This article reviews the applications of 3D printing, where conductive and non-conductive materials are joined, to build embedded routed systems.
3D printing has long been applied to the design of mechanical parts. However, modern 3D printers can include both conductive and non-conductive materials. Interestingly, the conductive materials don’t just include metals: new plastics have been developed that are conductive. This opens up a range of possibilities to apply 3D printing to the development of electrical systems and electronics. The application of 3D printing to electrical systems is in a research and development phase, including the following.

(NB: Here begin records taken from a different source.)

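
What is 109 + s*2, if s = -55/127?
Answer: 13733/127 ≈ 108.13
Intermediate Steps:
s = -55/127 (s = -55*1/127 = -55/127 ≈ -0.43307)
109 + s*2 = 109 - 55/127*2 = 109 - 110/127 = 13733/127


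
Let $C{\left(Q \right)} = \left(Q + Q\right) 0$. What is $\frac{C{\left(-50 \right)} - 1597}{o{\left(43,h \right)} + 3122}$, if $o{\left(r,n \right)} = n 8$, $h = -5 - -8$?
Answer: $- \frac{1597}{3146} \approx -0.50763$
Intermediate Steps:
$h = 3$ ($h = -5 + 8 = 3$)
$C{\left(Q \right)} = 0$ ($C{\left(Q \right)} = 2 Q 0 = 0$)
$o{\left(r,n \right)} = 8 n$
$\frac{C{\left(-50 \right)} - 1597}{o{\left(43,h \right)} + 3122} = \frac{0 - 1597}{8 \cdot 3 + 3122} = - \frac{1597}{24 + 3122} = - \frac{1597}{3146}$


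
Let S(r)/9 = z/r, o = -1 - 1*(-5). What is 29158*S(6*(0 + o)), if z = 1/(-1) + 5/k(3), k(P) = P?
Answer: 14579/2 ≈ 7289.5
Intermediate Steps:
o = 4 (o = -1 + 5 = 4)
z = ⅔ (z = 1/(-1) + 5/3 = 1*(-1) + 5*(⅓) = -1 + 5/3 = ⅔ ≈ 0.66667)
S(r) = 6/r (S(r) = 9*(2/(3*r)) = 6/r)
29158*S(6*(0 + o)) = 29158*(6/((6*(0 + 4)))) = 29158*(6/((6*4))) = 29158*(6/24) = 29158*(6*(1/24)) = 29158*(¼) = 14579/2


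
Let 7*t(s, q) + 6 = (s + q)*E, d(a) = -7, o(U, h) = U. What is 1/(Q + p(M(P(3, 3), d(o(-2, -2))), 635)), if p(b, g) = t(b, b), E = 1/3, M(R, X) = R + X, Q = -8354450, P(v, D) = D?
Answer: -21/175443476 ≈ -1.1970e-7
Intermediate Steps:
E = 1/3 ≈ 0.33333
t(s, q) = -6/7 + q/21 + s/21 (t(s, q) = -6/7 + ((s + q)*(1/3))/7 = -6/7 + ((q + s)*(1/3))/7 = -6/7 + (q/3 + s/3)/7 = -6/7 + (q/21 + s/21) = -6/7 + q/21 + s/21)
p(b, g) = -6/7 + 2*b/21 (p(b, g) = -6/7 + b/21 + b/21 = -6/7 + 2*b/21)
1/(Q + p(M(P(3, 3), d(o(-2, -2))), 635)) = 1/(-8354450 + (-6/7 + 2*(3 - 7)/21)) = 1/(-8354450 + (-6/7 + (2/21)*(-4))) = 1/(-8354450 + (-6/7 - 8/21)) = 1/(-8354450 - 26/21) = 1/(-175443476/21) = -21/175443476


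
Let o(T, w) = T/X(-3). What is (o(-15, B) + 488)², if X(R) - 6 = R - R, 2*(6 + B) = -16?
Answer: 942841/4 ≈ 2.3571e+5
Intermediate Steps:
B = -14 (B = -6 + (½)*(-16) = -6 - 8 = -14)
X(R) = 6 (X(R) = 6 + (R - R) = 6 + 0 = 6)
o(T, w) = T/6
(o(-15, B) + 488)² = ((⅙)*(-15) + 488)² = (-5/2 + 488)² = (971/2)² = 942841/4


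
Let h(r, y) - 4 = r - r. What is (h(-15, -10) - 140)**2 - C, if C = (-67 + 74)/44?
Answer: 813817/44 ≈ 18496.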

Printing Sensors into Mechanical Components
Smart, connected products include a range of sensors that allow the product to sense its environment. To date, such sensors are mounted on mechanical components and connected to processors with electrical systems.
With 3D printing, mechanical components can be printed around sensors, potentially providing a more structurally sound base for sensor mounting. In some research and development cases, a large number of sensors have been incorporated into mechanical components that measure stress and strain.
This application of 3D printing offers great promise for products where sensor placement is a challenge, due to space limitations or operating environment.
Printing Electrical Systems into Mechanical Components
Smart, connected products also have power and connectivity provided by routed systems composed of wires, cables, and harnesses. These systems connect disparate electronics, sensors, and antennas.
By printing conductive and non-conductive materials within mechanical components, such connectivity can be delivered without wires and harnesses.
This use of 3D printing carries the potential for great weight savings from electrical harness systems, which in recent years has grown dramatically.